I have been in so many tuner cars and not one didnt have that lag. ECS, vette docs, Cartek, and A&A. The one with it worst had it on a base car with only 6psi. Even a local tuner's kit (RMCR)...Aintqik has it although to a lesser degree because of how rediculous his power was without the blower. His isnt sluggish being a stroker with the FI. His car did run the exact same set-up before and after. He himself commented on it but its so minumal an issue because it is a stroker. But....it did mute it a bit-10%. We are not talking just a few cars. I have been in and driven quite a few fully tuned masterpieces by the best of the best tuners. They werent set-up wrong and we are well into the double digits.

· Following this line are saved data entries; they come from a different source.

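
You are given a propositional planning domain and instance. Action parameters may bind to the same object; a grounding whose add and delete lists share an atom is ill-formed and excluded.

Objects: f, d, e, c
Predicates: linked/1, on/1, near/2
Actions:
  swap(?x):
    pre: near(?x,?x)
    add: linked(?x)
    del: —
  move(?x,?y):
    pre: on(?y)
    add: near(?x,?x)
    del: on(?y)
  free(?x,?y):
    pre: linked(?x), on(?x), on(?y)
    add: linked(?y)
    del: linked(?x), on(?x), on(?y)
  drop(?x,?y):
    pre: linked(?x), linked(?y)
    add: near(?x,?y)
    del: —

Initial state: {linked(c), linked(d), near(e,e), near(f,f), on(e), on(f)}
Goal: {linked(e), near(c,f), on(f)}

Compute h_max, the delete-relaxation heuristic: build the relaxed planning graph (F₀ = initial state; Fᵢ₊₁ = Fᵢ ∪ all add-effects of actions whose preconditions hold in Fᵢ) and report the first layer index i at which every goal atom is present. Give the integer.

F0 = init (6 atoms)
F1 = F0 ∪ {linked(e), linked(f), near(c,c), near(c,d), near(d,c), near(d,d)}  (12 atoms)
F2 = F1 ∪ {near(c,e), near(c,f), near(d,e), near(d,f), near(e,c), near(e,d), near(e,f), near(f,c), near(f,d), near(f,e)}  (22 atoms)
goal ⊆ F2  ⇒  h_max = 2

2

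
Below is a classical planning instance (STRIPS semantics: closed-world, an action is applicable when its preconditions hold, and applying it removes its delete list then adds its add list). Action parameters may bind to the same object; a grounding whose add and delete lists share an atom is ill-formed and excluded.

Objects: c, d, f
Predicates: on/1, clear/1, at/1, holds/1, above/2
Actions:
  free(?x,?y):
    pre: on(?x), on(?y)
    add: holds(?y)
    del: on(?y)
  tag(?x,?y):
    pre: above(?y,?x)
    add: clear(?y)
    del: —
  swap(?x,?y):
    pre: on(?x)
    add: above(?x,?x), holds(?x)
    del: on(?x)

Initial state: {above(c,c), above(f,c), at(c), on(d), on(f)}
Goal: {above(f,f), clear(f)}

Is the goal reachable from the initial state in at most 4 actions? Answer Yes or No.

Yes

1. tag(c,f)  →  {above(c,c), above(f,c), at(c), clear(f), on(d), on(f)}
2. swap(f,c)  →  {above(c,c), above(f,c), above(f,f), at(c), clear(f), holds(f), on(d)}
optimal plan length = 2; 2 ≤ 4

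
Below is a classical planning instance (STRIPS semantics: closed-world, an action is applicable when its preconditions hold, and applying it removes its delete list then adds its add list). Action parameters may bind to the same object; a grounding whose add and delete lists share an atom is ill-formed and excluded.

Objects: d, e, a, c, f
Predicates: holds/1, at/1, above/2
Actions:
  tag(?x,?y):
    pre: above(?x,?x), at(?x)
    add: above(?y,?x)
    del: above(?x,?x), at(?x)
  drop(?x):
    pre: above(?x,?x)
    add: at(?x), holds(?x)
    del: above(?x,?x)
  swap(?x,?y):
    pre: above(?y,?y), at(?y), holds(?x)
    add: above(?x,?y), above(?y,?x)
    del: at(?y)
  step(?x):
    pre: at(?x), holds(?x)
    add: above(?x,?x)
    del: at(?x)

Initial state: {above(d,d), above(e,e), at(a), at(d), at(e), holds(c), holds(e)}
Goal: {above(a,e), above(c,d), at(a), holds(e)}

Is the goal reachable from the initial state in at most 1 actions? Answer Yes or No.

No

1. tag(d,c)  →  {above(c,d), above(e,e), at(a), at(e), holds(c), holds(e)}
2. tag(e,a)  →  {above(a,e), above(c,d), at(a), holds(c), holds(e)}
optimal plan length = 2; 2 > 1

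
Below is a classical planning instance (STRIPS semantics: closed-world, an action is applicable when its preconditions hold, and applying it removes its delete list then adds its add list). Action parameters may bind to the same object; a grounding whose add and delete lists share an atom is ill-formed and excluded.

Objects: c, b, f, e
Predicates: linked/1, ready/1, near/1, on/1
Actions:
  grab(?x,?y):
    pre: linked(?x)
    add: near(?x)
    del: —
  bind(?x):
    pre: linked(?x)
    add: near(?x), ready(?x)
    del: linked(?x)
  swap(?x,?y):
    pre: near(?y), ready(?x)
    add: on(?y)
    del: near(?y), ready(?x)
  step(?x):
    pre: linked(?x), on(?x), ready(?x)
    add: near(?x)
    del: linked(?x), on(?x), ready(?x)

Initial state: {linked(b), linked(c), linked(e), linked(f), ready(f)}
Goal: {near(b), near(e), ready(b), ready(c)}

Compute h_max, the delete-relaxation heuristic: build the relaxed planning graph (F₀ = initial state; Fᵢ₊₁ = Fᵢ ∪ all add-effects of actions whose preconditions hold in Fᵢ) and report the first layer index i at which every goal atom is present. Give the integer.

F0 = init (5 atoms)
F1 = F0 ∪ {near(b), near(c), near(e), near(f), ready(b), ready(c), ready(e)}  (12 atoms)
goal ⊆ F1  ⇒  h_max = 1

1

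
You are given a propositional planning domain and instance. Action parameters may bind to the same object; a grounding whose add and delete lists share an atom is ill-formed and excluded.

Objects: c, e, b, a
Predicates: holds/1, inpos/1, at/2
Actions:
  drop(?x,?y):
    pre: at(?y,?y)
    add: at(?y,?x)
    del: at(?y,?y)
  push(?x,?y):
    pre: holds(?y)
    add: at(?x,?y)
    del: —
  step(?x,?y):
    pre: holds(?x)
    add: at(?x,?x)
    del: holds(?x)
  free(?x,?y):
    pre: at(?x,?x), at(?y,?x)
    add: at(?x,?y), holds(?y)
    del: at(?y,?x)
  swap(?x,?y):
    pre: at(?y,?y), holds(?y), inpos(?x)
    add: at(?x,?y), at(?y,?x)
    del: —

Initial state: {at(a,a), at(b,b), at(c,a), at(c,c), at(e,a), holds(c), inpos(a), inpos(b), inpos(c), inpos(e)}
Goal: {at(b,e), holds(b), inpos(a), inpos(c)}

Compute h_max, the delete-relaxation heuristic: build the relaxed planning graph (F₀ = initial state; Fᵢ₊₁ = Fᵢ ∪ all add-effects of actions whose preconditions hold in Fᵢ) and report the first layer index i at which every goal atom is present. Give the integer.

F0 = init (10 atoms)
F1 = F0 ∪ {at(a,b), at(a,c), at(a,e), at(b,a), at(b,c), at(b,e), at(c,b), at(c,e), at(e,c), holds(e)}  (20 atoms)
F2 = F1 ∪ {at(e,e), holds(a), holds(b)}  (23 atoms)
goal ⊆ F2  ⇒  h_max = 2

2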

It cant be off boost and not have the drag introduced. Its driving the s/c. My car had the exact same H/C job on it before and after. The compression is at 10.95:1. I know what the performance was from day one before the kit to after it on day 3. The times I'm talking about are when you're at 1800rpm going to 2400rpm in 3rd gear and you go from 25% throttle to 35%. I dont give a rat azz what the dyno sheet says at WOT at 6k, the car is sluggish. If an UD pulley makes a difference than what is a S/C doing in the opposite direction for power down low with no boost? A H/C car has way more punch there especially with gears. For people who have been in my car, I had a really bad habbit of wiplashing the timing chain by blipping the gas pedal for a split second and the car would mash your head back. If I do that now there is zero response unless I push down the same amount on the gas pedal, say the number 1 (one) and then release it to get that same effect. I stopped doing that when people were reporting timing chain failures but it serves to illustrate the delay in response I am trying to describe. This was always at 3k rpms in 2nd or 3rd. Now: nothing in comparison would happen if I did it without holding the gas pedal down for the time it takes the BOV to close and build up from vacume. Its not instant. Its a mechanical valve and needs time to operate. If I take my car to 3500rpms now and the gauge shows -10 (vacume) and I hit the throttle for a spliut second, its not at 7psi like it wold be if I had the car floored and was rolling through that rpm. That is the delay, no matter how sensitive the BOV is. Down low under 2k nothing helps it because the car wouldnt be helped by any boost.
No one is attacking FI. Its a characteristic and its not in the tune. If you think that a H/C car with gears, a 236 cam, AFR heads, high compression, and little 205cc intake runners has the same throttle resonse as your car then you and I arent on the same page nor are you being realistic.
Last edited by SpinMonster; Dec 5, 2008 at 04:28 AM.